I am trying to execute a spark application on some data on AWS. I was able process whole data using 20 m4.large machines on AWS. Now, I tried the same using c4.8xlarge machines but got the following error:
AM Container for appattempt_1570270970620_0001_000001 exited with exitCode: -104
Failing this attempt.Diagnostics: Container [pid=12140,containerID=container_1570270970620_0001_01_000001] is running beyond physical memory limits. Current usage: 1.4 GB of 1.4 GB physical memory used; 3.5 GB of 6.9 GB virtual memory used. Killing container.
{...}
Container killed on request. Exit code is 143
Container exited with a non-zero exit code 143
The command I used to run the cluster was:
spark-submit --deploy-mode cluster --class xyzpackage.xyzclass --master yarn --jar s3://path/xyz_2.11-1.0.jar --arg s3://path_to_files/xy.csv --arg s3://output_path/newfile
when the application starts I see this info:
19/10/05 10:42:04 INFO RMProxy: Connecting to ResourceManager at ip-172-31-30-66.us-east-2.compute.internal/172.31.30.66:8032
19/10/05 10:42:04 INFO Client: Requesting a new application from cluster with 20 NodeManagers
19/10/05 10:42:04 INFO Client: Verifying our application has not requested more than the maximum memory capability of the cluster (53248 MB per container)
19/10/05 10:42:04 **INFO Client: Will allocate AM container, with 1408 MB memory including 384 MB overhead**
19/10/05 10:42:04 INFO Client: Setting up container launch context for our AM
19/10/05 10:42:04 INFO Client: Setting up the launch environment for our AM container
19/10/05 10:42:04 INFO Client: Preparing resources for our AM container
The AM container has 1408MB~1.4GB memory allocated due to which I am getting the error.
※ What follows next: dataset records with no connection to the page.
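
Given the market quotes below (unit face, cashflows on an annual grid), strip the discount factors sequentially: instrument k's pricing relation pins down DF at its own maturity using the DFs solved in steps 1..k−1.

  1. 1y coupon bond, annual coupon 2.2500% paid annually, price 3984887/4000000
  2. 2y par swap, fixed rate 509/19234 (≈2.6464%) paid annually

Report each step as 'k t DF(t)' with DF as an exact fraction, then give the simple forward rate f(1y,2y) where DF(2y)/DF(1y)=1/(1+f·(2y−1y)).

step 1 [1y] bond c/1=9/400: DF=(3984887/4000000 − 9/400·(0))/(1+9/400) = 9743/10000 ≈ 0.974300
step 2 [2y] swap r/1=509/19234: DF=(1 − 509/19234·(0.974300))/(1+509/19234) = 9491/10000 ≈ 0.949100

1 1 9743/10000
2 2 9491/10000
f(1y,2y) = ((9743/10000)/(9491/10000) − 1)/(1) = 252/9491 ≈ 2.6551%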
How do I increase the AM container memory? I tried this but no luck:
spark-submit --deploy-mode cluster --class xyzpackage.xyzclass --master yarn --conf spark.yarn.executor.memoryOverhead=8000 --driver-memory=91G --jar s3://path/xyz_2.11-1.0.jar --arg s3://path_to_files/* --arg s3://output_path/newfile
How to edit this command to increase the AM container size?
I figured out the mistake in my command. The configuration command to change executor memory and overhead memory is :
spark-submit --deploy-mode cluster --class xyzpackage.xyzclass --master yarn --conf spark.driver.memoryOverhead=2048 --conf spark.executor.memoryOverhead=2048--jar s3://path/xyz_2.11-1.0.jar --arg s3://path_to_files/* --arg s3://output_path/newfile
But I guess altering executor memory directly using spark.executor/driver.memory is better option and letting memoryOverhead to be 10% of executor/driver memory.